Think about it : the total development time is easily one year. Can be somewhat like half a year to 3 years, or more. So this all important time were you get the right napkin sketch can, must, be extended far more than 8 hours. It really matters to obtain enough time to think it right.
If even you think a handfull of hours is enough you’re shooting yourself in the foot.
As everybody says it greatly varies.
But when I have a consultancy work for us I have a rule of thumb. I propose a first meeting (that is a the initial brief meeting) after 4 to 5 weeks. Eventually settle to 3 if the marketers are particularly annoying.
I don’t really care how much time they will actually spend on the project or working for other clients. They’re professionnals I’m used to work with I trust them to deliver on time. But to me it’s important to give an idea time to gestate. To rippen, or mature.
I’m persuaded that for a given project
-A 4 weeks deadline, including 2 weeks of actual work
-Or a project with 2 weeks deadline and 2 weeks work
the first will be better. No more work hours but more brain iddling possibilities.
Of course don’t get me wrong. In hardgoods (I guess it’s faster in softgoods) the whole process takes a while so it’s not over in 1 month !
There is one exception : when a student you’re there to learn so you should work the whole duration !
This iddling theory works better with trained minds !
What do you guys think ? Iddling works for you or if it’s not pen and paper time it’s just lost time ?
[The actual number of days given in my exemple isn’t really the point as products varies greatly in complexity and deliverables varies too. Is there Research ? Mood boards ? Concepts boards ? Established brand identity or not ? Many options, few options, “give us your single best proposal” ? Modeling ? Rendering ? I know you were asking for a certain phase and in my example they have to deliver more]

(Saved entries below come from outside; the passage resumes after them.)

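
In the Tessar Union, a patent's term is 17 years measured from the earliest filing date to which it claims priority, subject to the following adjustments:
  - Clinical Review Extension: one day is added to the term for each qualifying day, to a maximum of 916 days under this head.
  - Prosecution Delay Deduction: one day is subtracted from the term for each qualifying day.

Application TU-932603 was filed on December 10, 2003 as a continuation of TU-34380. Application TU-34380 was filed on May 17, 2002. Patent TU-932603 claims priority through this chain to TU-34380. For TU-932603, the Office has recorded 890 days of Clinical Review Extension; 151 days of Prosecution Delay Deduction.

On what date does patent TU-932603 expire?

Earliest priority filing: 17 May 2002.
Base term: 17 May 2002 + 17 years → 17 May 2019.
Clinical Review Extension: 890 days (within the 916-day cap) → +890 days → 23 October 2021.
Prosecution Delay Deduction: −151 days → 25 May 2021.

2021-05-25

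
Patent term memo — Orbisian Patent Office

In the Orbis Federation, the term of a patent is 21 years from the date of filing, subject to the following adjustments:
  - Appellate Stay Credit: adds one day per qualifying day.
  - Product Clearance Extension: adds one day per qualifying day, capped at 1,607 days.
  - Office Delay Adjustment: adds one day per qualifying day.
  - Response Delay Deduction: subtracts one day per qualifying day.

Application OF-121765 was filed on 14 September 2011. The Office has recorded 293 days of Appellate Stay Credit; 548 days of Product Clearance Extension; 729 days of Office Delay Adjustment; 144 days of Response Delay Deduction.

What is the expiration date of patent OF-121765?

August 10, 2036

Base term: filing date + 21 years → 14 September 2032.
Appellate Stay Credit: +293 days → 4 July 2033.
Product Clearance Extension: 548 days (within the 1607-day cap) → +548 days → 3 January 2035.
Office Delay Adjustment: +729 days → 1 January 2037.
Response Delay Deduction: −144 days → 10 August 2036.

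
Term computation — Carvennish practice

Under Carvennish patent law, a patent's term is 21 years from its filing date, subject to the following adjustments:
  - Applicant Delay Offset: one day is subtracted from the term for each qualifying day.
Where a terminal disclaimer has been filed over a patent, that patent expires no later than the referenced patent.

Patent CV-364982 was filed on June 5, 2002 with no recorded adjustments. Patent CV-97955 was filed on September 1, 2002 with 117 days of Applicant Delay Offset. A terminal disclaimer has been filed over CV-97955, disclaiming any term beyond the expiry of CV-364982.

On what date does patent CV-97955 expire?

Natural term of CV-97955:
  Base: filing + 21 years → 1 September 2023.
  Applicant Delay Offset: −117 days → 7 May 2023.
Expiry of referenced patent CV-364982:
  Base: filing + 21 years → 5 June 2023.
Terminal disclaimer: CV-97955 expires on the earlier of 7 May 2023 and 5 June 2023.

2023-05-07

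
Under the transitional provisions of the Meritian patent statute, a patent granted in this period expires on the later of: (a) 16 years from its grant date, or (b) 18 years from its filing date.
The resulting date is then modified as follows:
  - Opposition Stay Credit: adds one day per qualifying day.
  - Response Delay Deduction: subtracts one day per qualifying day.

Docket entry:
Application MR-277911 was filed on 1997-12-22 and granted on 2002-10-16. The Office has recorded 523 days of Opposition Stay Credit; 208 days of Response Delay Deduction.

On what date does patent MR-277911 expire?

2019-08-27

(a) grant + 16 years → 16 October 2018.
(b) filing + 18 years → 22 December 2015.
Later of the two: 16 October 2018.
Opposition Stay Credit: +523 days → 22 March 2020.
Response Delay Deduction: −208 days → 27 August 2019.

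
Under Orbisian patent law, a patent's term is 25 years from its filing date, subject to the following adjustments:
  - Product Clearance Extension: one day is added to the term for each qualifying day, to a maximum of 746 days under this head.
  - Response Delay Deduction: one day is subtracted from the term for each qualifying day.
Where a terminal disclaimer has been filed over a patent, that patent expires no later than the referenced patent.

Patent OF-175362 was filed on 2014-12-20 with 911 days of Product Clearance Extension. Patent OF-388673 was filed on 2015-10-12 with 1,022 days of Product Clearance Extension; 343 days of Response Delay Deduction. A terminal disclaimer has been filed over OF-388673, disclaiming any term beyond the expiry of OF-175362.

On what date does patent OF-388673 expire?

Natural term of OF-388673:
  Base: filing + 25 years → 12 October 2040.
  Product Clearance Extension: 1022 days claimed exceeds the 746-day cap, so +746 days → 28 October 2042.
  Response Delay Deduction: −343 days → 19 November 2041.
Expiry of referenced patent OF-175362:
  Base: filing + 25 years → 20 December 2039.
  Product Clearance Extension: 911 days claimed exceeds the 746-day cap, so +746 days → 4 January 2042.
Terminal disclaimer: OF-388673 expires on the earlier of 19 November 2041 and 4 January 2042.

November 19, 2041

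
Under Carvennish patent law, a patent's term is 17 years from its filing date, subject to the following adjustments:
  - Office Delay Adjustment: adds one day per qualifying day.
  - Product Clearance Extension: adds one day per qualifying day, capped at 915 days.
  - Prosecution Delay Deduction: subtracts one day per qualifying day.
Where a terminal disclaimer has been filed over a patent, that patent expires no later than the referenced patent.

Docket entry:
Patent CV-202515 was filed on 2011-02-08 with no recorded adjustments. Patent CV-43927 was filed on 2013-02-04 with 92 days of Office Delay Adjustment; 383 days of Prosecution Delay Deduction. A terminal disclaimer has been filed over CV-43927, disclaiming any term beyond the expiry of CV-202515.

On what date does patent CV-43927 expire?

Natural term of CV-43927:
  Base: filing + 17 years → 4 February 2030.
  Office Delay Adjustment: +92 days → 7 May 2030.
  Prosecution Delay Deduction: −383 days → 19 April 2029.
Expiry of referenced patent CV-202515:
  Base: filing + 17 years → 8 February 2028.
Terminal disclaimer: CV-43927 expires on the earlier of 19 April 2029 and 8 February 2028.

February 8, 2028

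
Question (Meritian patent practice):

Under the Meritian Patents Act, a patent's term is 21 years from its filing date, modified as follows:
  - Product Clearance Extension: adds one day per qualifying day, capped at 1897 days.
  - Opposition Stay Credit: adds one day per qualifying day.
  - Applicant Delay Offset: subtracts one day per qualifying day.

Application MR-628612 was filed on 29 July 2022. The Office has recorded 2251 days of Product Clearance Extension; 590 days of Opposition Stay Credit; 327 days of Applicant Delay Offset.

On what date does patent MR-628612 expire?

Base term: filing date + 21 years → 29 July 2043.
Product Clearance Extension: 2251 days claimed exceeds the 1897-day cap, so +1897 days → 7 October 2048.
Opposition Stay Credit: +590 days → 20 May 2050.
Applicant Delay Offset: −327 days → 27 June 2049.

2049-06-27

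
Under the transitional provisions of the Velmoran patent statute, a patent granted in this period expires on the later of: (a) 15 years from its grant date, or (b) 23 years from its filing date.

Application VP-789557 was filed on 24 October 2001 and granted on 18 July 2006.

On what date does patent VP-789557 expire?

2024-10-24

(a) grant + 15 years → 18 July 2021.
(b) filing + 23 years → 24 October 2024.
Later of the two: 24 October 2024.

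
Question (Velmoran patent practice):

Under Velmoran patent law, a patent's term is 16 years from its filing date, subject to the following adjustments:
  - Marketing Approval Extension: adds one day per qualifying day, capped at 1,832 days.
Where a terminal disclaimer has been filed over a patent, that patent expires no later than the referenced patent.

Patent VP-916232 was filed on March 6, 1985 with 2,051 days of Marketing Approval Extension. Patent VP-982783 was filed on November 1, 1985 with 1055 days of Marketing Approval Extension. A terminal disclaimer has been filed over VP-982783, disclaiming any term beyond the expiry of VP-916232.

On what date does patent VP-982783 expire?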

I think your client’s decisions will dictate the scope of each project. Do they have a brand identity established? Can they envision the final concept? That being said I still haven’t seen this phase take less than 8 hrs.
I think the key mistake in your question is the word “styling” - I pretty sure I know what you meant, but of course you can’t categorize what we do as styling, it’s one dirty word in my design world experience. We do problem-solving in every sense of the word, including making whatever we’re designing beautiful, also in every sense of the word. And there is simply no way to ever put even a rough time estimate on concept ideation/refinement, due to the very nature of such creative process. Budget and deadline constraints dictate when you’ve got to get it done - and of course in the real world there’s virtually never enough time allocated for design.

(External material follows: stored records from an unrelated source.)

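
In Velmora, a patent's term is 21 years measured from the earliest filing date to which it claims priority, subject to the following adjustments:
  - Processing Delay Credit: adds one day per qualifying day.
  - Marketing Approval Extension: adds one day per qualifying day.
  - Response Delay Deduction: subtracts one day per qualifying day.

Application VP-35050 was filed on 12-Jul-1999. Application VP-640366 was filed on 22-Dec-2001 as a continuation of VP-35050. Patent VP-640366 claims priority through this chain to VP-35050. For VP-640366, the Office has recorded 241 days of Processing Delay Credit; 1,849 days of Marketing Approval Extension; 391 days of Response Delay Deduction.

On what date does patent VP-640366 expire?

2025-03-07

Earliest priority filing: 12 July 1999.
Base term: 12 July 1999 + 21 years → 12 July 2020.
Processing Delay Credit: +241 days → 10 March 2021.
Marketing Approval Extension: +1849 days → 2 April 2026.
Response Delay Deduction: −391 days → 7 March 2025.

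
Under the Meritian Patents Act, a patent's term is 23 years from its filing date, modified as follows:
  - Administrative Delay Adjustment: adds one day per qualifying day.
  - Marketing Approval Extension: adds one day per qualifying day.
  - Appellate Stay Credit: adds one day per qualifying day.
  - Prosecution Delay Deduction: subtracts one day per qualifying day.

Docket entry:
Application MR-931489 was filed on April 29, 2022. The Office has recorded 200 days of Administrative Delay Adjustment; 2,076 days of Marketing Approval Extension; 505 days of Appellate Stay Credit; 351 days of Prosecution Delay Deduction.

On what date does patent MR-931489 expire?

Base term: filing date + 23 years → 29 April 2045.
Administrative Delay Adjustment: +200 days → 15 November 2045.
Marketing Approval Extension: +2076 days → 23 July 2051.
Appellate Stay Credit: +505 days → 9 December 2052.
Prosecution Delay Deduction: −351 days → 24 December 2051.

2051-12-24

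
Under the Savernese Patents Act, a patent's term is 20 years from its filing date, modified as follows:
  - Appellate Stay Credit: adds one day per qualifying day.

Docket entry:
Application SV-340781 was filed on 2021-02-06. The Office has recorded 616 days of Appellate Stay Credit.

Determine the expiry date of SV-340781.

2042-10-15

Base term: filing date + 20 years → 6 February 2041.
Appellate Stay Credit: +616 days → 15 October 2042.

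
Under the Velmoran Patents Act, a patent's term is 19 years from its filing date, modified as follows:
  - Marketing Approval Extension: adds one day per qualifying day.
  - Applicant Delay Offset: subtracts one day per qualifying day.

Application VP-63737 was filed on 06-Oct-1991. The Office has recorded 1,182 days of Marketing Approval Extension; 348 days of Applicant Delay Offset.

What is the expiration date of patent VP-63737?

January 17, 2013

Base term: filing date + 19 years → 6 October 2010.
Marketing Approval Extension: +1182 days → 31 December 2013.
Applicant Delay Offset: −348 days → 17 January 2013.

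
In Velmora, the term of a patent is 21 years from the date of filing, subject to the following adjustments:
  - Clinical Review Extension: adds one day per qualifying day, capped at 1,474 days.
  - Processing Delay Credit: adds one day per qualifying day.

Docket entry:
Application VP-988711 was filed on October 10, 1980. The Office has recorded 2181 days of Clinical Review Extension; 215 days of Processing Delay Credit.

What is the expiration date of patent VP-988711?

May 26, 2006

Base term: filing date + 21 years → 10 October 2001.
Clinical Review Extension: 2181 days claimed exceeds the 1474-day cap, so +1474 days → 23 October 2005.
Processing Delay Credit: +215 days → 26 May 2006.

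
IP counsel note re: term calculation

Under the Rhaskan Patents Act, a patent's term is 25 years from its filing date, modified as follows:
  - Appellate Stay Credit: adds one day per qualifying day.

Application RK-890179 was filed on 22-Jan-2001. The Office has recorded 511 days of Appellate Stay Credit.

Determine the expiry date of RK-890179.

Base term: filing date + 25 years → 22 January 2026.
Appellate Stay Credit: +511 days → 17 June 2027.

June 17, 2027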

If the budget was low I would still give them the best thing of whatever it was I was making that I could. That is sort of our job. I’m not trying to flame your method, but I just disagree. Maybe I’m reading it all wrong.
I’ll try to be more clear, but I am not the most eloquent writer.

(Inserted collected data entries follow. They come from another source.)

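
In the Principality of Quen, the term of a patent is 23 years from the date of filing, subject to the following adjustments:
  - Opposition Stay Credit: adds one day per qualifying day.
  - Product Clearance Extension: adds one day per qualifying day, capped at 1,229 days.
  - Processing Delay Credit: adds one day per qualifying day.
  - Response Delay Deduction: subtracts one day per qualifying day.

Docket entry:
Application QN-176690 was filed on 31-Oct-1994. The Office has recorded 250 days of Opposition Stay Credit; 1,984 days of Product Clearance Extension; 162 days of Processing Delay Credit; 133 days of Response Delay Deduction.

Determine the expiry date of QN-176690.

2021-12-17

Base term: filing date + 23 years → 31 October 2017.
Opposition Stay Credit: +250 days → 8 July 2018.
Product Clearance Extension: 1984 days claimed exceeds the 1229-day cap, so +1229 days → 18 November 2021.
Processing Delay Credit: +162 days → 29 April 2022.
Response Delay Deduction: −133 days → 17 December 2021.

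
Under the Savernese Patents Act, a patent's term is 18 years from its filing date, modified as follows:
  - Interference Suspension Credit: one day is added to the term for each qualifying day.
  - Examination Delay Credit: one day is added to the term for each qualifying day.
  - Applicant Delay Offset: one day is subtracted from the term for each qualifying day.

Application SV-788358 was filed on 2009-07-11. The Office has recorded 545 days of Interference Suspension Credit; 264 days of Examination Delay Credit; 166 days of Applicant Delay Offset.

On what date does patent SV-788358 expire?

April 14, 2029

Base term: filing date + 18 years → 11 July 2027.
Interference Suspension Credit: +545 days → 6 January 2029.
Examination Delay Credit: +264 days → 27 September 2029.
Applicant Delay Offset: −166 days → 14 April 2029.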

I run a business which is based on billable hours. I make a recommendation to the potential client on what it takes to complete a project with a proposal. That proposal is very clear on goal, objectives and deliverables. That budget = time x rate. Some clients accept it, some have limited budgets and may need to cut in some areas. I always accomodate the client, but the amount of time spent on any given project is directly proportional to the budget. That is just good business.
My projects are rarely, if not never, only a styling exercise. Most, if not all, include primary & secondary reasearch, strategy development, and product development. All of my clients expect innovation. That innovation rarely comes from styling alone and mostly comes from user experience and strategy. I am fully aware that styling enhances the user experience, but so do a lot of other factors and all get a thorough exploration based on the amount of time budgeted. Again, I consider that good business.
Are you suggesting I should give my clients free work? On some cases, I do. But they are few and far between.